Monday, October 17, 2005

Armstrong Williams - Good Soldier

President Bush may have to withdraw the Harriet Miers nomination; I don't think this is very likely, but it is possible. If he does withdraw the Miers nomination, he does not want it to be for the obvious reason, i.e. that Conservatives complained about her. He would want it to be about Liberals and Democrats complaining about her. It's unclear how he would achieve that end, since it's pretty obvious that the Republicans / Conservatoids are the ones doing the bulk of the shouting. But that would be the goal.

So here is the latest column by Armstrong Williams, in which he tries to bridge this divide. What's interesting is that in positioning the enemies of Harriet Miers as liberals he spends a good portion of his article responding to an argument forwarded by Ann Coulter. I don't know if this is some sort of calculated attempt to move Ann from the right to the left, but please, no.
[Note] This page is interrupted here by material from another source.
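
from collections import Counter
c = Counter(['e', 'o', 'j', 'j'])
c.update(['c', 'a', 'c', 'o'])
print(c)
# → Counter({'o': 2, 'j': 2, 'c': 2, 'e': 1, 'a': 1})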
We don't want her.

Here's the paragraph in question.

Chief among their criticism: she graduated from Southern Methodist University Law School, as opposed to Harvard or Yale. Therefore, she's in no position to shape the legal landscape, let alone occupy space in the marbled halls of the nation's highest court.

At least, that's the way several liberals -- along with conservative columnists George Will and Ann Coulter--are telling the story. As Coulter noted in her syndicated column, "The average LSAT score at SMU Law School is 155. The average LSAT score at Harvard is 170." The obvious implication: the intellectual gap between Harvard students and Miers is "humungous."

The problem is that, while Ann Coulter did latch onto her education, most other people have latched onto two other facts. She has not been a constitutional lawyer, and she is not the most qualified person (despite President Bush's claims). Add that to the Conservative contention that she may not be a strict origionalist, and you have yourself a ball game.

Of course that's not what this article is about, and after the brief but honest mention of Coulter, Armstrong moves on to castigating us awful liberals.
Lurking beneath all the Miers-bashing is partisan infighting over how to select judges. The Democrats refuse to acknowledge that Bush won the election and so jump at the chance to smear any of the federal Judge or Supreme Court Justices he nominates.
Yep it's all our fault. That's why she was suggested by Harry Reid (Democrat) who also endorsed her immediately following the nomination.

Armstrong closes his article with a nice humorous anti-American passage.
In the meantime, I can't help but hope that Miers is carrying around with her a short list of people whose first amendment rights she intends to revoke. At the top of the list: people who sit in front of you at the movies and give away the ending just as the opening credits roll. But just slightly below them, the martini supping elitists who demand that Harvard and Yale students are open spigots of profundity; the rest of us are not. I don't think anyone will mind not hearing from them for a while.
Hee hee hee. Of course the reference to people who talk in the movies is kind of funny in a fuddy duddy sort of way. But taking away Ann Coulter's constitutional rights is no laughing matter. Now I don't like Ann Coulter any more than you do, Mr. Williams, but the fact is that she is an American Citizen and should be allowed to say any hateful crazy thing she wants.